Usually the last piece of the jigsaw is the easiest one to find.
Not so at Stormont.
Yes, we can see much of the shape of this changing political picture – but not yet all of it.
The Ulster Unionists and SDLP in opposition. Those pieces slotted into place before these last few days of watching and waiting up on the hill.
Within that opposition, we see the beginning of a generational shift – most noticeable within the SDLP.
Then, on Tuesday, other pieces fell into place with Sinn Fein’s announcement of its ministerial team.A couple of hours before Martin McGuinness revealed the names, I noticed Mairtin O Muilleoir sitting alone on his phone on Stormont’s steps.
Was he sharing some news or just arranging his next run?
I don’t know, but the former City Mayor will be another new face at the Executive table bringing all his energy to that position and place.
We also see more evidence of that generational shift in politics with Megan Fearon and Chris Hazzard named in the Sinn Fein team along with Michelle O’Neill.
From the day of the election results, I believed we were at the beginning of something new in politics – not the same old same old.
A new picture is developing.
The DUP has not yet announced its ministerial team.
Then there is that missing piece – the Justice post and who will take that seat at the Executive table.
Did Alliance price itself out of negotiations with its five demands?
Was a Green Party Minister ever a serious option?
What about those talks that Arlene Foster and Martin McGuinness had with Independent MLA Claire Sugden?Or is there some other possibility that both the DUP and Sinn Fein could support?
Among all of those pieces is that last piece – the one that we have not yet been shown.
Martin McGuinness sounded confident when he said on Tuesday that it will be resolved to his satisfaction and Sinn Fein’s satisfaction.

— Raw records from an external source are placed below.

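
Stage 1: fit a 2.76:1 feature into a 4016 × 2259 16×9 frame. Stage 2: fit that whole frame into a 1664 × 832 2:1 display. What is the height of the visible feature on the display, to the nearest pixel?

First fit — 2.76:1 into 4016×2259 spans the width: 4016.00 × 1455.07.
The 16×9 canvas is height-limited in 1664×832, giving 1479.11 × 832.00; scale factor 0.3683.
So the feature's height is 1455.07 × 0.3683 ≈ 535.91.

536 px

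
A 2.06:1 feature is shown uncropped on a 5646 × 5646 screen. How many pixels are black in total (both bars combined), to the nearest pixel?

16402891 pixels

Since 2.060 > 1.000, the feature is width-limited.
That makes the image 2740.7767 px tall (5646 / 2.060).
Leftover height: 5646 − 2740.7767 = 2905.2233 px.
Across the 5646-px span: 2905.2233 × 5646 ≈ 16402891 px.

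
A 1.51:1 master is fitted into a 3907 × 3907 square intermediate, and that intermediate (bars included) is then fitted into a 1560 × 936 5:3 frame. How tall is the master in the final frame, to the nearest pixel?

First fit — 1.51:1 into 3907×3907 spans the width: 3907.00 × 2587.42.
The square canvas is height-limited in 1560×936, giving 936.00 × 936.00; scale factor 0.2396.
So the master's height is 2587.42 × 0.2396 ≈ 619.87.

620 px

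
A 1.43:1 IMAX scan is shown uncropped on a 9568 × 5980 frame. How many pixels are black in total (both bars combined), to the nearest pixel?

1.43:1 IMAX is narrower than 16:10, so it spans the full height.
The scan is 5980 × 1.430 ≈ 8551.4000 px wide.
Leftover width: 9568 − 8551.4000 = 1016.6000 px.
That's 1016.6000 × 5980 ≈ 6079268 black pixels.

6079268 pixels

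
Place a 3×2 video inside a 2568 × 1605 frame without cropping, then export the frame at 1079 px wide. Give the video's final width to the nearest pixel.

1012 px

Fitted into 2568×1605, the video spans the height; its width is 1605 × 3/2 ≈ 2407.50 px.
Scaling 2568 → 1079 is ×0.4202, so the width becomes 2407.50 × 0.4202 ≈ 1011.56 px.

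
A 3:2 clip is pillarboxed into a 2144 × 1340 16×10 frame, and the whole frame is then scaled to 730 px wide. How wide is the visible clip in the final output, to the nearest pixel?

At 2144×1340 the clip is height-limited, so width = 1340 × 3/2 ≈ 2010.00 px.
Resizing to 730 px wide multiplies everything by 0.3405: 2010.00 → 684.38 px.

684 px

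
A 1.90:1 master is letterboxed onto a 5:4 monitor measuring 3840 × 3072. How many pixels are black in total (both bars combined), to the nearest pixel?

4035638 pixels

1.90:1 is wider than 5:4, so it spans the full width.
Content height = 3840 / 1.900 ≈ 2021.0526 px.
3072 − 2021.0526 = 1050.9474 px of bars.
That's 1050.9474 × 3840 ≈ 4035638 black pixels.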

Could his party support a DUP Justice Minister having heard Arlene Foster say her party would not support Sinn Fein in that post?

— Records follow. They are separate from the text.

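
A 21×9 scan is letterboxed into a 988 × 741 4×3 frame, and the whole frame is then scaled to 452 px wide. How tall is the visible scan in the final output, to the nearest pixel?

Fitted into 988×741, the scan spans the width; its height is 988 × 9/21 ≈ 423.43 px.
The frame scales by 452/988 = 0.4575; 423.43 × 0.4575 ≈ 193.71 px.

194 px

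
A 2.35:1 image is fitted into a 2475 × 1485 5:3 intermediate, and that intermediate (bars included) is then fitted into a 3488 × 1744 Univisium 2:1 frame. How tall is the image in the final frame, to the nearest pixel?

First fit — 2.35:1 into 2475×1485 spans the width: 2475.00 × 1053.19.
The 5:3 canvas is height-limited in 3488×1744, giving 2906.67 × 1744.00; scale factor 1.1744.
Applying the same ×1.1744: 1053.19 → 1236.88.

1237 px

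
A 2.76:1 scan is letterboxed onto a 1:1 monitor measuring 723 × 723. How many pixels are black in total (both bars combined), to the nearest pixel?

333334 pixels

Since 2.760 > 1.000, the scan is width-limited.
Content height = 723 / 2.760 ≈ 261.9565 px.
Black = 723 − 261.9565 = 461.0435 px.
Bar area = 461.0435 × 723 ≈ 333334 px.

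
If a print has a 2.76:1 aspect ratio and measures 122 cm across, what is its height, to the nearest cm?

44 cm

Height = 122 / 2.760 = 44.20.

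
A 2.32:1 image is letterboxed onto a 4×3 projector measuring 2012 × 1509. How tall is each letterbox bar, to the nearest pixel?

321 px

Since 2.320 > 1.333, the image is width-limited.
That makes the image 867.24 px tall (2012 / 2.320).
Leftover height: 1509 − 867.24 = 641.76 px → 320.88 each side.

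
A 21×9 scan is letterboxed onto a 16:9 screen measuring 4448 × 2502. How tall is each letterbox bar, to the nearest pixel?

298 px

Since 2.333 > 1.778, the scan is width-limited.
Content height = 4448 × 9/21 ≈ 1906.29 px.
2502 − 1906.29 = 595.71 px of bars (297.86 each).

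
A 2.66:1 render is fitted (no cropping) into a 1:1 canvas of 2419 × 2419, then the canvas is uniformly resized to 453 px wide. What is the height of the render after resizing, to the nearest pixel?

170 px

In the 2419×2419 frame the render fills the width: height = 2419 / 2.660 ≈ 909.40 px.
The frame scales by 453/2419 = 0.1873; 909.40 × 0.1873 ≈ 170.30 px.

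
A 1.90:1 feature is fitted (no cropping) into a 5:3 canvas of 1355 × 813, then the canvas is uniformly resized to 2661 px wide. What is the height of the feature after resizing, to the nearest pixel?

1401 px

At 1355×813 the feature is width-limited, so height = 1355 / 1.900 ≈ 713.16 px.
The frame scales by 2661/1355 = 1.9638; 713.16 × 1.9638 ≈ 1400.53 px.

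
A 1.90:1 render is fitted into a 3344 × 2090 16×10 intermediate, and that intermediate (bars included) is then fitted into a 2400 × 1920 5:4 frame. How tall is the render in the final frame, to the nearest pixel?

1263 px

Inside the 3344×2090 canvas the render is width-limited at 3344.00 × 1760.00.
Second fit — the 16×10 canvas into 2400×1920 spans the width: 2400.00 × 1500.00 (×0.7177 from 3344×2090).
So the render's height is 1760.00 × 0.7177 ≈ 1263.16.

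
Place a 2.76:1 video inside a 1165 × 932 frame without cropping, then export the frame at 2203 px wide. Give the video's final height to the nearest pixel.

798 px

In the 1165×932 frame the video fills the width: height = 1165 / 2.760 ≈ 422.10 px.
The frame scales by 2203/1165 = 1.8910; 422.10 × 1.8910 ≈ 798.19 px.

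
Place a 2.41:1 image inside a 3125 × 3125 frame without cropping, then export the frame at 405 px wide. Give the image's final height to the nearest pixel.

168 px

Fitted into 3125×3125, the image spans the width; its height is 3125 / 2.410 ≈ 1296.68 px.
Resizing to 405 px wide multiplies everything by 0.1296: 1296.68 → 168.05 px.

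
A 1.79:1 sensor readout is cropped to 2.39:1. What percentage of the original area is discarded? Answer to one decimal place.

25.1%

2.39:1 is wider than 1.79:1, so the crop keeps the full width and trims the height.
Fraction kept = (1.790)/(2.390) ≈ 74.90%, so 25.10% is lost.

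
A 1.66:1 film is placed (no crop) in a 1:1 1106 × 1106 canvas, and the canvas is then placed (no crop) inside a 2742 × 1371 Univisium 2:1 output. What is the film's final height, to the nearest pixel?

826 px

Inside the 1106×1106 canvas the film is width-limited at 1106.00 × 666.27.
The 1:1 canvas is height-limited in 2742×1371, giving 1371.00 × 1371.00; scale factor 1.2396.
Applying the same ×1.2396: 666.27 → 825.90.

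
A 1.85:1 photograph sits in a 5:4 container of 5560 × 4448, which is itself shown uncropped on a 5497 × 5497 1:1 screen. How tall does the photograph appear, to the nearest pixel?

First fit — 1.85:1 into 5560×4448 spans the width: 5560.00 × 3005.41.
The 5:4 canvas is width-limited in 5497×5497, giving 5497.00 × 4397.60; scale factor 0.9887.
Applying the same ×0.9887: 3005.41 → 2971.35.

2971 px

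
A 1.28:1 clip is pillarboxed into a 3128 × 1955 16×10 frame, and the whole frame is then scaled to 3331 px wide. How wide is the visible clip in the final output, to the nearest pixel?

In the 3128×1955 frame the clip fills the height: width = 1955 × 1.280 ≈ 2502.40 px.
The frame scales by 3331/3128 = 1.0649; 2502.40 × 1.0649 ≈ 2664.80 px.

2665 px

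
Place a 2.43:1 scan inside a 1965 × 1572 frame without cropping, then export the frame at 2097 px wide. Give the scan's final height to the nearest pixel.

863 px

Fitted into 1965×1572, the scan spans the width; its height is 1965 / 2.430 ≈ 808.64 px.
Scaling 1965 → 2097 is ×1.0672, so the height becomes 808.64 × 1.0672 ≈ 862.96 px.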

Any such move by McGuinness would cast him in the role of second-fiddle. That is how it would look.
In internal briefings on Tuesday, Sinn Fein was telling its members there would be an Executive and there won’t be another election. That has the sound of a deal that is done, of certainty and of no doubt.

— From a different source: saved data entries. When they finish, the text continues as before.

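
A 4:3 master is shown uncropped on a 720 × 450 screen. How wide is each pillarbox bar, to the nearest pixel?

4:3 is narrower than 16×10, so it spans the full height.
The master is 450 × 4/3 ≈ 600.00 px wide.
Black = 720 − 600.00 = 120.00 px, or 60.00 per bar.

60 px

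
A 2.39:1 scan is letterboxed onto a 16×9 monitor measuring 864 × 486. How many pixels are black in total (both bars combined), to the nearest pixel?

2.39:1 is wider than 16×9, so it spans the full width.
That makes the image 361.5063 px tall (864 / 2.390).
486 − 361.5063 = 124.4937 px of bars.
That's 124.4937 × 864 ≈ 107563 black pixels.

107563 pixels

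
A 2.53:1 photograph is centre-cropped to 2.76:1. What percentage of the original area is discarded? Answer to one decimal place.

8.3%

2.76:1 is wider than 2.53:1, so the crop keeps the full width and trims the height.
Fraction kept = (2.530)/(2.760) ≈ 91.67%, so 8.33% is lost.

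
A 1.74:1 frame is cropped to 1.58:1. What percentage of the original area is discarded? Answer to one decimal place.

9.2%

The height stays; only width is cut (since 1.58:1 is narrower than 1.74:1).
Fraction kept = (1.580)/(1.740) ≈ 90.80%, so 9.20% is lost.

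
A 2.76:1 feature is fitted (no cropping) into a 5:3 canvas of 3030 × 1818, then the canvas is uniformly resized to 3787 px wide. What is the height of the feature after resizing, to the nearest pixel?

1372 px

Fitted into 3030×1818, the feature spans the width; its height is 3030 / 2.760 ≈ 1097.83 px.
Resizing to 3787 px wide multiplies everything by 1.2498: 1097.83 → 1372.10 px.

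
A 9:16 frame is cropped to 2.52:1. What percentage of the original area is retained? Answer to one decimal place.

2.52:1 is wider than 9:16, so the crop keeps the full width and trims the height.
Area ratio = (0.562)/(2.520) = 22.32% retained.

22.3%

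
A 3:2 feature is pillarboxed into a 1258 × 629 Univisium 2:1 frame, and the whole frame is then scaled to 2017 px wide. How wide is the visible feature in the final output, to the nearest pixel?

1513 px

Fitted into 1258×629, the feature spans the height; its width is 629 × 3/2 ≈ 943.50 px.
Resizing to 2017 px wide multiplies everything by 1.6033: 943.50 → 1512.75 px.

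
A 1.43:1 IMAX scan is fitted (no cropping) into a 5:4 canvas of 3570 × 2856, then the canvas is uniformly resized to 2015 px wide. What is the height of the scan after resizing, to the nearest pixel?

At 3570×2856 the scan is width-limited, so height = 3570 / 1.430 ≈ 2496.50 px.
Resizing to 2015 px wide multiplies everything by 0.5644: 2496.50 → 1409.09 px.

1409 px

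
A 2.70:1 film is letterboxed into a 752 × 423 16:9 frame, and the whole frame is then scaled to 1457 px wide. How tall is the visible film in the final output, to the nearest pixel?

Fitted into 752×423, the film spans the width; its height is 752 / 2.700 ≈ 278.52 px.
Scaling 752 → 1457 is ×1.9375, so the height becomes 278.52 × 1.9375 ≈ 539.63 px.

540 px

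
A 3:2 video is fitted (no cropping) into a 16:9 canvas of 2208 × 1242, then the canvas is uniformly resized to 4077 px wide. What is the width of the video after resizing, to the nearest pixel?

3440 px

At 2208×1242 the video is height-limited, so width = 1242 × 3/2 ≈ 1863.00 px.
Resizing to 4077 px wide multiplies everything by 1.8465: 1863.00 → 3439.97 px.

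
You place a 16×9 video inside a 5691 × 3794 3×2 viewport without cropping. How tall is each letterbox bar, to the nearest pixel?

296 px

16×9 is wider than 3×2, so it spans the full width.
That makes the image 3201.19 px tall (5691 × 9/16).
3794 − 3201.19 = 592.81 px of bars (296.41 each).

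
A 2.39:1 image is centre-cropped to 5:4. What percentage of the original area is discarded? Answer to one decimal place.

Going from 2.39:1 to 5:4 means cutting width while keeping height.
(1.250)/(2.390) ≈ 0.523 of the area survives, leaving 47.70% discarded.

47.7%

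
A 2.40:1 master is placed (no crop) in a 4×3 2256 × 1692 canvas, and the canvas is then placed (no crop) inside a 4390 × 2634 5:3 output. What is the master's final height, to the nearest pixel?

First fit — 2.40:1 into 2256×1692 spans the width: 2256.00 × 940.00.
4×3 in 4390×2634: fills the height, so the intermediate becomes 3512.00 × 2634.00 — a scale of ×1.5567.
Applying the same ×1.5567: 940.00 → 1463.33.

1463 px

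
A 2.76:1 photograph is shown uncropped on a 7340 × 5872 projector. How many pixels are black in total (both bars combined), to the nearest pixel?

23580335 pixels

2.76:1 (2.760) > 5:4 (1.250), so the photograph fills the width.
Content height = 7340 / 2.760 ≈ 2659.4203 px.
Black = 5872 − 2659.4203 = 3212.5797 px.
That's 3212.5797 × 7340 ≈ 23580335 black pixels.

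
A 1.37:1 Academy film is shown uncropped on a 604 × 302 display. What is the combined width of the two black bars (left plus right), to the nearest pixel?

190 px

1.37:1 Academy (1.370) < Univisium 2:1 (2.000), so the film fills the height.
That makes the image 413.74 px wide (302 × 1.370).
Black = 604 − 413.74 = 190.26 px.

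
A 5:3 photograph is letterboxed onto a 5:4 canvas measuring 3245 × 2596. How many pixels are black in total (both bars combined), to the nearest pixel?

5:3 is wider than 5:4, so it spans the full width.
That makes the image 1947.0000 px tall (3245 × 3/5).
Black = 2596 − 1947.0000 = 649.0000 px.
Across the 3245-px span: 649.0000 × 3245 ≈ 2106005 px.

2106005 pixels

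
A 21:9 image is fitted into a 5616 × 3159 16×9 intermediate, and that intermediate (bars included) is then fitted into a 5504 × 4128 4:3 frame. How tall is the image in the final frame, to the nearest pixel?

First fit — 21:9 into 5616×3159 spans the width: 5616.00 × 2406.86.
The 16×9 canvas is width-limited in 5504×4128, giving 5504.00 × 3096.00; scale factor 0.9801.
Applying the same ×0.9801: 2406.86 → 2358.86.

2359 px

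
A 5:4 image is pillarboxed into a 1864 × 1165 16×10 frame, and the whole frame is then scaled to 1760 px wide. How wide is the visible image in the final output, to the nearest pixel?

1375 px

At 1864×1165 the image is height-limited, so width = 1165 × 5/4 ≈ 1456.25 px.
The frame scales by 1760/1864 = 0.9442; 1456.25 × 0.9442 ≈ 1375.00 px.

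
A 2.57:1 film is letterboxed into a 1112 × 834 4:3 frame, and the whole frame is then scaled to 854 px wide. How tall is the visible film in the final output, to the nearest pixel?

332 px

At 1112×834 the film is width-limited, so height = 1112 / 2.570 ≈ 432.68 px.
Resizing to 854 px wide multiplies everything by 0.7680: 432.68 → 332.30 px.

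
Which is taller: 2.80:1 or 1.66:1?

2.8 and 1.66; 2.8 > 1.66. The smaller width-to-height ratio is the taller frame.

1.66:1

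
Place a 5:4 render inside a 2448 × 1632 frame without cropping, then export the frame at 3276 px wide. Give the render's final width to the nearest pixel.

In the 2448×1632 frame the render fills the height: width = 1632 × 5/4 ≈ 2040.00 px.
Resizing to 3276 px wide multiplies everything by 1.3382: 2040.00 → 2730.00 px.

2730 px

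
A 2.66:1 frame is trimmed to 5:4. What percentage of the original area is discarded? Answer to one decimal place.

Going from 2.66:1 to 5:4 means cutting width while keeping height.
(1.250)/(2.660) ≈ 0.470 of the area survives, leaving 53.01% discarded.

53.0%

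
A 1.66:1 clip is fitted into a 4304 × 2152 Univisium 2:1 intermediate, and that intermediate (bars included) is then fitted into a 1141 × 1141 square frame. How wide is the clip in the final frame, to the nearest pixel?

Inside the 4304×2152 canvas the clip is height-limited at 3572.32 × 2152.00.
Second fit — the Univisium 2:1 canvas into 1141×1141 spans the width: 1141.00 × 570.50 (×0.2651 from 4304×2152).
The clip scales with it: width 3572.32 × 0.2651 ≈ 947.03.

947 px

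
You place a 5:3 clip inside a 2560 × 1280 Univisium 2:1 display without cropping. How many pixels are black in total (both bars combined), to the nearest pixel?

5:3 is narrower than Univisium 2:1, so it spans the full height.
Content width = 1280 × 5/3 ≈ 2133.3333 px.
Leftover width: 2560 − 2133.3333 = 426.6667 px.
Across the 1280-px span: 426.6667 × 1280 ≈ 546133 px.

546133 pixels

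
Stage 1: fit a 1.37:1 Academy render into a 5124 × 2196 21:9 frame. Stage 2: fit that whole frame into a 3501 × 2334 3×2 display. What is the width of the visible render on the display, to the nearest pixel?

2056 px

Inside the 5124×2196 canvas the render is height-limited at 3008.52 × 2196.00.
The 21:9 canvas is width-limited in 3501×2334, giving 3501.00 × 1500.43; scale factor 0.6833.
The render scales with it: width 3008.52 × 0.6833 ≈ 2055.59.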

So, by Wednesday, the picture will be complete.
That last piece will have been found and will have been put it place.
There will be an Executive.
At Stormont, there is no sense or suggestion of crisis, but rather an air of confidence.
On a separate issue, the panel tasked with producing a strategy to disband paramilitary groups will report very soon.
That change, a final exit of loyalist and republican organisations, will take much more than a report to achieve. It will require time – yes, even more time – and the will on the part of those groups to leave the stage.
Change is a process the pace of which will be determined from both inside and outside politics.